Explosion der amerikanischen Atombombe »Crossroads Baker« 27 Meter unter Wasser auf dem Bikini-Atoll im Pazifik am 25. Juli 1946

Nuklearstrategie im Kalten Krieg

Mit den Abwürfen der Atombomben über Hiroshima und Nagasaki im August 1945 änderte sich das Verständnis von Kriegen fundamental. Eine scheinbar nicht enden wollende Eskalation des Konflikts wie in den beiden Weltkriegen war fortan nicht mehr möglich. Denn nachdem auch die Sowjetunion 1949 ihre erste Atombombe erfolgreich gezündet hatte und Großbritannien 1952 gefolgt war, hätte ein Masseneinsatz dieser neuen Waffe zu Verwüstungen gigantischen Ausmaßes, ja sogar zur Vernichtung der Menschheit führen können.
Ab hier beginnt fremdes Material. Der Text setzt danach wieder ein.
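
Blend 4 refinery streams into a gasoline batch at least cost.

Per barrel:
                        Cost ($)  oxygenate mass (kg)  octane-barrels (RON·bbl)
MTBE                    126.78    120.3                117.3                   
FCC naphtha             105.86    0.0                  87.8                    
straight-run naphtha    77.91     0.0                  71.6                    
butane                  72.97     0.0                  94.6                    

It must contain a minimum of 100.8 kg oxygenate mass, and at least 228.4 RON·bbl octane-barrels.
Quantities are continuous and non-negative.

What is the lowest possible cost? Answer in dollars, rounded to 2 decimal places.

This is a linear program. Let x1 = barrels of MTBE, x2 = barrels of FCC naphtha, x3 = barrels of straight-run naphtha, x4 = barrels of butane.
Minimize 126.78x1 + 105.86x2 + 77.91x3 + 72.97x4 s.t.:
  120.3x1 ≥ 100.8   (oxygenate mass)
  117.3x1 + 87.8x2 + 71.6x3 + 94.6x4 ≥ 228.4   (octane-barrels)
  x1, x2, x3, x4 ≥ 0.
The cheapest feasible vertex uses only MTBE, butane; FCC naphtha, straight-run naphtha are not used. Binding constraints: oxygenate mass and octane-barrels.
That vertex is x1 = 0.83791, x4 = 1.3754.
Cost = 126.78·0.83791 + 72.97·1.3754 = 206.5932.

$206.59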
Nuklearwaffen waren also zentral für das Verständnis eines möglichen Krieges zwischen den beiden Supermächten USA und Sowjetunion und bestimmten die Strategie der USA sowie der NATO. Ziel dieser Strategie war die Verhinderung eines Krieges durch Abschreckung. Ihren Kern bildete die Androhung einer massive retaliation, also eines massiven nuklearen Vergeltungsschlages, für den Fall eines sowjetischen Angriffs. Indem für die Sowjetunion als potenziellen Angreifer ein unkalkulierbares Risiko entstand, sollte die Friedfertigkeit der östlichen Supermacht erzwungen werden. Die operativen Vorstellungen [14]von der gemeinsamen Verteidigung des transatlantischen Bündnisgebiets lieferte die sogenannte Schwert-Schild-Strategie.
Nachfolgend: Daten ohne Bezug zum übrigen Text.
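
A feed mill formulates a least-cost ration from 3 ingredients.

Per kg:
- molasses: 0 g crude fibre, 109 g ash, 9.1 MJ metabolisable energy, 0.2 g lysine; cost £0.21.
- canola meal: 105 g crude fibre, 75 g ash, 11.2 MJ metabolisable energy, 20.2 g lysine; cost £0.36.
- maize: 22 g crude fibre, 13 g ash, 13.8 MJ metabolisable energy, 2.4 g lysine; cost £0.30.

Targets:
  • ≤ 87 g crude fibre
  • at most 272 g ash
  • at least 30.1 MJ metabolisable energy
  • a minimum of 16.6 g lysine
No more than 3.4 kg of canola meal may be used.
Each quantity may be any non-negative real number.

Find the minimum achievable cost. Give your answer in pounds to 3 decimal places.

Set it up as a linear program. Let x1 = kg of molasses, x2 = kg of canola meal, x3 = kg of maize.
min 0.21x1 + 0.36x2 + 0.3x3 s.t.:
  105x2 + 22x3 ≤ 87   (crude fibre)
  109x1 + 75x2 + 13x3 ≤ 272   (ash)
  9.1x1 + 11.2x2 + 13.8x3 ≥ 30.1   (metabolisable energy)
  0.2x1 + 20.2x2 + 2.4x3 ≥ 16.6   (lysine)
  x2 ≤ 3.4
  x1, x2, x3 ≥ 0.
The optimal mix uses every input. The crude fibre, metabolisable energy, lysine requirements are met with equality.
So molasses = 1.929 kg, canola meal = 0.7688 kg, maize = 0.2854 kg.
Objective = 0.21·1.929 + 0.36·0.7688 + 0.3·0.2854 = 0.76748.

£0.767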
Als »Schwert« der USA und auch der NATO dienten die amerikanischen Nuklearwaffen. Durch ihr bloßes Vorhandensein sollte die Sowjetunion von einem Krieg abgeschreckt werden. Im Fall eines dennoch erfolgenden sowjetischen konventionellen Angriffs wären die USA dank ihres technischen Vorsprungs auf dem Gebiet der nuklearen Waffen in der Lage, schnelle und wirksame Gegenschläge zur Vergeltung durchzuführen. Zudem könnten ihre mit nuklearen Bomben beladenen Langstreckenbomber auch das sowjetische Angriffspotenzial vernichten. Die letzte Entscheidung über den Einsatz der atomaren Waffen lag beim Präsidenten der USA.
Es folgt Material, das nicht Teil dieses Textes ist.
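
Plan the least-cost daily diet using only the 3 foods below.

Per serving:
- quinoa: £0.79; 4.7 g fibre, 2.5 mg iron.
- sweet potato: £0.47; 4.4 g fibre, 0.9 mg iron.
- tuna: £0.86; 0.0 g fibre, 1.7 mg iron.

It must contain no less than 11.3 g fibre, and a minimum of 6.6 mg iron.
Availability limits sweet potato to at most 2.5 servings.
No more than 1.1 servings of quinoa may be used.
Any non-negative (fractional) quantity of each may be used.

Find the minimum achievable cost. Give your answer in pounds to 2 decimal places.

Let x1 = servings of quinoa, x2 = servings of sweet potato, x3 = servings of tuna.
Minimise 0.79x1 + 0.47x2 + 0.86x3 s.t.:
  4.7x1 + 4.4x2 ≥ 11.3   (fibre)
  2.5x1 + 0.9x2 + 1.7x3 ≥ 6.6   (iron)
  x2 ≤ 2.5
  x1 ≤ 1.1
  x1, x2, x3 ≥ 0.
The optimal mix uses every input. The fibre, iron, the quinoa cap requirements are met with equality.
Optimal quantities: quinoa = 1.1 servings, sweet potato = 1.393 servings, tuna = 1.527 servings.
Cost = 0.79·1.1 + 0.47·1.393 + 0.86·1.527 = 2.8369.

£2.84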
Der Schild des westlichen Bündnisses sollte im Kriegsfall vor allem den Einsatz des nuklearen Schwertes ermöglichen. Ein solcher Schild wurde auf dem europäischen Kontinent vom Nordkap bis zum Kaukasus mit Schwerpunkt in Mitteleuropa errichtet. Den größten Teil des Schildes bildeten die konventionellen Waffen, über welche die westeuropäischen Armeen, ihre Luftstreitkräfte und ihre Seestreitkräfte verfügten. Neben den westeuropäischen Truppen blieben amerikanische Verbände als eine Art Stolperdraht in Westeuropa. ›Stolperten‹ angreifende sowjetische Truppen über diesen Draht, würde dies automatisch den Einsatz der Nuklearwaffen der USA auslösen.

Der Langstreckenbomber vom Typ Tupolew Tu 95 bildete das Rückgrat der sowjetischen Bomberflotte. Er vermochte US-Gebiet zu erreichen und galt als Pendant zur amerikanischen Boeing B-52-Stratofortress.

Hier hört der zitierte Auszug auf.